Request → decision → consequence → the code diff → the result. Click the arrows and walk any answer back to where it came from.

Plans & tasks, wired to the code.
Every plan, roadmap and standing instruction lives in the repo, linked to the files it touches — and surfaces the moment you edit them.

The drift traffic-light.
Which notes the code has moved past (🟡), which files you’re editing right now (🟠) — the honest list of what may no longer be true.

The wiring in your code.
The token-free code map and the pre-edit briefing: what a file is, why it’s that way, and what breaks if you change it (the blast radius).

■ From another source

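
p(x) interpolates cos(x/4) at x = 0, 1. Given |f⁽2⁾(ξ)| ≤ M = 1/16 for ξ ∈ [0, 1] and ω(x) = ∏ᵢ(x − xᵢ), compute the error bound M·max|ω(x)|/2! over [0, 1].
1/128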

Every decision, in one place.
Each feature mapped to the decisions, code, commits and tasks behind it — for coders and PMs alike, derived from the repo, always current.
Two views on the
same result.
The AI reads raw data — but you get a presentation. Both render from a single search result with zero tokens: dumb template code, never the model. Columns to scan, or a living map to explore. Every file path is clickable — open it and a pre-edit briefing sits above the code; a breadcrumb lets you step back through wherever you came from. Time and git make it move.
RLS cut-over lesson
Phase 2.4 decision
test locks it
2 days ago · cut-over
4 days ago · ADR
3 wks ago · check freshness
Smart for free.
Brilliant on purpose.
You're never forced to spend a token. Bootstrap gives you a working memory for nothing. Power Mode is a deliberate upgrade — and every stamp it writes is reversible, tagged by origin (bootstrap · power · live · human). Undo anything, anytime.
Bootstrap
Point recall at your repo. It indexes git, code and existing docs token-free — instant base intelligence. Nothing to opt into, nothing to pay.
Power Mode
A conscious choice. The AI reads the hotspots, understands them, and stamps richer nodes — the real why, synonyms, sharper links. Costs tokens once. Fully reversible.
Living memory
From then on every commit auto-wires new links — even human commits, retroactively. The graph compounds: less effort over time, more precision. It only gets smarter.
Even the AIs that
can't see your disk.
A browser-based AI can't read your local code or git history. So a tiny local bridge does — and only the finished 3-level answer ever leaves your machine, never the code. The website is the gatekeeper: it checks your plan and token, the bridge does the reading. Same protocol as our CMS AI-bridge. Copy-paste today, MCP connector tomorrow.
When you contradict
the record, it knows.
A memory rots because nobody notices when reality diverges from it. recall notices the instant you write. If your change contradicts a pinned note, it flags the drift and offers the fix — you approve, and the truth stays current. A sprint plan that's always up to date.
Your write's anchors are recalled against the record. High overlap + opposite meaning = drift. Caught at write-time, not in a review three weeks later.
recall proposes the heal — update the note, or supersede it with a new one that links back (supersedes →). The old decision stays in history, never lost.
Nothing changes without your OK. You approve, recall re-stamps to the new SHA, and the graph is true again. The plan is, by construction, always current.
“You've done this
before. It bit you.”
recall isn't a linter — it won't invent new bugs. But the moment you start repeating a mistake you already documented, it puts the old trap and its fix in front of you, in microseconds. The owner's first rule made mechanical: never make the same mistake twice.